Monday, June 20, 2016

for Carl

In the cool of an early Saturday morning, she breezed through the farmers' market, stopping only long enough to make a couple of necessary purchases. Seeing her out of the corner of my eye while I stood talking to a fellow vendor, I had the momentary urge to call out her name if only to wave, but thought better of it. She looked like she was in a hurry and I had no way of knowing how many items she had left to check off her to-do list. Next time. I would speak with her next time.

The first time I ever spoke to her was after her pastor husband did a study at our church on a Sunday evening. As a line of those eager to speak to him began to form, she stood off to the side, as pastor's wives learn to do over time. I decided it was more important to share my story than wait in line to share it with him, so I introduced myself to her. When I asked if we could talk since the line to her husband was so long, she welcomed me to sit with her on the first pew.

I told her of a time I needed prayer and had met with her husband and my pastor. I had been in a bad way, trying to shrug off a feeling that would creep back in when I least expected it, leaving me in the dark, unable to find my way back to the light. After talking and praying, I could sense the pastors were attempting to bring some closure to our session so we could all go home. Panicking, I said I would not leave until I was doing better. I knew right then I had become a pastor's worst nightmare, but could not stop myself. I needed something tangible to happen. I had no idea what I was expecting.

After all was said and done, I told the pastor's wife that her husband asked if he could anoint my hand with oil. I agreed, having given up by that point, when I unexplainably started to feel a peace coming over me, restoring a healthy sense of well-being and a sound mind. Though I could not understand it, something supernatural had taken place. Grateful, I went home and slept peacefully.

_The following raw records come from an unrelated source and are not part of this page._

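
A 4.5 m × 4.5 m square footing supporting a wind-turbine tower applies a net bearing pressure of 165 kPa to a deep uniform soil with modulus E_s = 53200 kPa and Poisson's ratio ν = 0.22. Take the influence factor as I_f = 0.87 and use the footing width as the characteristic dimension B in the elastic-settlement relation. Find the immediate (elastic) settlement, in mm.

S_e ≈ 11.6 mm

Immediate (elastic) settlement: S_e = q·B·(1−ν²)/E_s · I_f.
S_e = 165 × 4.5 × (1 − 0.22²) / 53200 × 0.87
    = 165 × 4.5 × 0.9516 / 53200 × 0.87
    = 0.01155 m = 11.55 mm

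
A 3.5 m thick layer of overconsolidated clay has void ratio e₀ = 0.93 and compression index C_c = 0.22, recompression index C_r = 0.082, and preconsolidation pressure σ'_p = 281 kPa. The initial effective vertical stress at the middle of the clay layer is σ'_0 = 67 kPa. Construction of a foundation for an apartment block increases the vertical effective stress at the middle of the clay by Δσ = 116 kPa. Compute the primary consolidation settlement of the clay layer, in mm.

S_c ≈ 64.9 mm

Final effective stress: σ'_f = 67 + 116 = 183 kPa.
σ'_f = 183 ≤ σ'_p = 281 kPa, so the clay remains overconsolidated and only the recompression index applies:
S_c = C_r·H/(1+e₀)·log₁₀(σ'_f/σ'_0) = 0.082×3.5/1.93×log₁₀(183/67)
    = 0.14871 × 0.43638 = 0.06489 m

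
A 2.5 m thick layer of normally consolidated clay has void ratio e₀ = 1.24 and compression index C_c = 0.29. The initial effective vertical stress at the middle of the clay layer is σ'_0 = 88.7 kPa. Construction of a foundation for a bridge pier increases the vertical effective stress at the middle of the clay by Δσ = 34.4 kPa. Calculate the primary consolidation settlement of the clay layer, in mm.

S_c ≈ 46.1 mm

Final effective stress: σ'_f = σ'_0 + Δσ = 88.7 + 34.4 = 123.1 kPa.
Normally consolidated clay, so the full stress increment lies on the virgin compression line:
S_c = C_c·H/(1+e₀)·log₁₀(σ'_f/σ'_0) = 0.29×2.5/(1+1.24)×log₁₀(123.1/88.7)
    = 0.32366 × 0.14233 = 0.04607 m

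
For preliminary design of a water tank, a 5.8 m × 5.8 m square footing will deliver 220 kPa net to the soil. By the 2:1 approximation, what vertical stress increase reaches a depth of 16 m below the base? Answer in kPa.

By the 2:1 method the load spreads at 1 horizontal : 2 vertical, so at depth z the loaded area has grown by z in each plan dimension:
Δσ = qBL/((B+z)(L+z)) = 220×5.8×5.8/((5.8+16)(5.8+16)) = 15.573 kPa

Δσ_z ≈ 15.6 kPa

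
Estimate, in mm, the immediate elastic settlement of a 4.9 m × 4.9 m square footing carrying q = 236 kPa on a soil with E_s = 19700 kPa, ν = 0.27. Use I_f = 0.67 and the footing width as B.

Immediate (elastic) settlement: S_e = q·B·(1−ν²)/E_s · I_f.
S_e = 236 × 4.9 × (1 − 0.27²) / 19700 × 0.67
    = 236 × 4.9 × 0.9271 / 19700 × 0.67
    = 0.03646 m = 36.46 mm

S_e ≈ 36.5 mm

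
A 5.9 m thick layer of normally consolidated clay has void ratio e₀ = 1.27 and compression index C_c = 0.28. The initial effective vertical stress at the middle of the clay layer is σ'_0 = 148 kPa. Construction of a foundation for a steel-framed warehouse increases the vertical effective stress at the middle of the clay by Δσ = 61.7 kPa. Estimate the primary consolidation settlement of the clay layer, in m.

S_c ≈ 0.11 m

Final effective stress: σ'_f = σ'_0 + Δσ = 148 + 61.7 = 209.7 kPa.
Normally consolidated clay, so the full stress increment lies on the virgin compression line:
S_c = C_c·H/(1+e₀)·log₁₀(σ'_f/σ'_0) = 0.28×5.9/(1+1.27)×log₁₀(209.7/148)
    = 0.72775 × 0.15134 = 0.1101 m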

Checking my emails later in the day, my closest friend--who was aware of my need for prayer--wrote that she had forgotten to tell me she had awakened the night before with a persistent thought that anointing oil should be used, along with the prayer. She had no idea why prayer would not be enough. That pastor may not have known why either. Yet this meeting needed to happen in just the way it did. We had all done what we were supposed to do, even though none of it made any sense.

What I wanted the pastor's wife to go home and tell her pastor husband was when he agreed to assist my pastor at my time of need, God used the faithfulness of both of these leaders to continue a healing in me that would inspire me to write prayers and eventually empower me to enter into leadership.

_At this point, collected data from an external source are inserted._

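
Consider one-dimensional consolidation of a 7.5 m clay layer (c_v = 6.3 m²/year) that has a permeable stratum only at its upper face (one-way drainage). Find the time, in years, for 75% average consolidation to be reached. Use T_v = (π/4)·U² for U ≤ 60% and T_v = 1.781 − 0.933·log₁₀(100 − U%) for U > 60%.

t ≈ 4.26 years

Drainage path length: H_d = H = 7.5 m (single drainage).
U > 60%: T_v = 1.781 − 0.933·log₁₀(100 − 75) = 0.47672.
t = T_v·H_d²/c_v = 0.47672×7.5²/6.3 = 4.256 years.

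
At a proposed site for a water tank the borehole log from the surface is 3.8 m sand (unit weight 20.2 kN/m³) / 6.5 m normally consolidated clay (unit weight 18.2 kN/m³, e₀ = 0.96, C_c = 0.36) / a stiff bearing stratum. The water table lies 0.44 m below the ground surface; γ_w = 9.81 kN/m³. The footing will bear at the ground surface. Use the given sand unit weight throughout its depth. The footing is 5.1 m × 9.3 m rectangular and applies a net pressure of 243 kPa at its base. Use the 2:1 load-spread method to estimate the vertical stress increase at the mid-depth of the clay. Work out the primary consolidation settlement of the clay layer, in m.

S_c ≈ 0.309 m

Mid-depth of clay below the ground surface: z = 3.8 + 6.5/2 = 7.05 m.
Total vertical stress at mid-clay: σ_v = 20.2×3.8 + 18.2×3.25 = 135.91 kPa.
Pore pressure: u = 9.81×(7.05 − 0.44) = 64.844 kPa.
Initial effective stress: σ'_0 = σ_v − u = 135.91 − 64.844 = 71.066 kPa.
Stress increase at mid-clay by the 2:1 spreading method:
Δσ = qBL/((B+z)(L+z)) = 243×5.1×9.3/((5.1+7.05)(9.3+7.05)) = 58.018 kPa
Final effective stress: σ'_f = σ'_0 + Δσ = 71.066 + 58.018 = 129.08 kPa.
Normally consolidated clay, so the full stress increment lies on the virgin compression line:
S_c = C_c·H/(1+e₀)·log₁₀(σ'_f/σ'_0) = 0.36×6.5/(1+0.96)×log₁₀(129.08/71.066)
    = 1.1939 × 0.2592 = 0.3095 m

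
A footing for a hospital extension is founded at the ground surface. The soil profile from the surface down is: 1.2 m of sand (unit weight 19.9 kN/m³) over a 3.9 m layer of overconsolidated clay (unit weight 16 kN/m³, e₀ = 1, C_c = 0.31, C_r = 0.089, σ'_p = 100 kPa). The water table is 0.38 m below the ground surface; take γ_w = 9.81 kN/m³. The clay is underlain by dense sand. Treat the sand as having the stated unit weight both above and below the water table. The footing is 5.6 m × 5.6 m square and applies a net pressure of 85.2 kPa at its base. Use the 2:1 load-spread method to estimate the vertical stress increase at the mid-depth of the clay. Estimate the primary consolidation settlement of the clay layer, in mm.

Mid-depth of clay below the ground surface: z = 1.2 + 3.9/2 = 3.15 m.
Total vertical stress at mid-clay: σ_v = 19.9×1.2 + 16×1.95 = 55.08 kPa.
Pore pressure: u = 9.81×(3.15 − 0.38) = 27.174 kPa.
Initial effective stress: σ'_0 = σ_v − u = 55.08 − 27.174 = 27.906 kPa.
Stress increase at mid-clay by the 2:1 spreading method:
Δσ = qBL/((B+z)(L+z)) = 85.2×5.6×5.6/((5.6+3.15)(5.6+3.15)) = 34.898 kPa
Final effective stress: σ'_f = 27.906 + 34.898 = 62.804 kPa.
σ'_f = 62.804 ≤ σ'_p = 100 kPa, so the clay remains overconsolidated and only the recompression index applies:
S_c = C_r·H/(1+e₀)·log₁₀(σ'_f/σ'_0) = 0.089×3.9/2×log₁₀(62.804/27.906)
    = 0.17355 × 0.35229 = 0.06114 m

S_c ≈ 61.1 mm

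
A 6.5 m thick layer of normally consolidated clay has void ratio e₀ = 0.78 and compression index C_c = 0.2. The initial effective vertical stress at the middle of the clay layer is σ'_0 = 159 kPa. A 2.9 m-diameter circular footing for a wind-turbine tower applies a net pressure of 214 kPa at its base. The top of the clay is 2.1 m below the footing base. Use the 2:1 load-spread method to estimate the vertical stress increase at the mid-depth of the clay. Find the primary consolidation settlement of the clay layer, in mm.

Mid-depth of clay below the footing base: z = 2.1 + 6.5/2 = 5.35 m.
Stress increase at mid-clay by the 2:1 spreading method:
Δσ ≈ qD²/(D+z)² = 214×2.9²/(2.9+5.35)² = 26.442 kPa
Final effective stress: σ'_f = σ'_0 + Δσ = 159 + 26.442 = 185.44 kPa.
Normally consolidated clay, so the full stress increment lies on the virgin compression line:
S_c = C_c·H/(1+e₀)·log₁₀(σ'_f/σ'_0) = 0.2×6.5/(1+0.78)×log₁₀(185.44/159)
    = 0.73034 × 0.066806 = 0.04879 m

S_c ≈ 48.8 mm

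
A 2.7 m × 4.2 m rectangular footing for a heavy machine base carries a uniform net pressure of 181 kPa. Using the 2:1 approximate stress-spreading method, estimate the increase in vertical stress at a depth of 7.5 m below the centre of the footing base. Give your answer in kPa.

By the 2:1 method the load spreads at 1 horizontal : 2 vertical, so at depth z the loaded area has grown by z in each plan dimension:
Δσ = qBL/((B+z)(L+z)) = 181×2.7×4.2/((2.7+7.5)(4.2+7.5)) = 17.199 kPa

Δσ_z ≈ 17.2 kPa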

This pastor and his wife who now knew me, would stop by to visit me at the farmers' market and in time would ask me to make them a garland. I would see one or both of them from time to time as they enjoyed shopping there. He would eventually become my counselor during a time of transition.

Last December the pastor's wife bought my advent garland with its 24 pieces resembling houses that are either tied or clothes-pinned to a cord, numbering the days leading up to Christmas. When a number is turned over, a letter is revealed. By the time Christmas arrives the garland spells: LET PEACE BEGIN WITH ME which can be left up year-round as it is a sentiment that bears repeating.

The pastor's wife may have already left the farmers' market by the time I settled in to do some sewing, while greeting those stopping by my table to browse. I had spent hours in the days before cutting out the 24 parts to the advent garland, along with the numbers and letters, as this garland had already been ordered by a woman who showed up to buy it a couple of hours after the pastor's wife had purchased the one I made for last year's holiday season. Saturday marked my beginning of this year's holiday season, as I stitched this new advent garland while thinking of the pastor and his wife.

Hours later . . . in her heavenly home, the pastor's wife now has no need for an advent garland to mark off the days until Christmas. Every day is like Christmas, only better.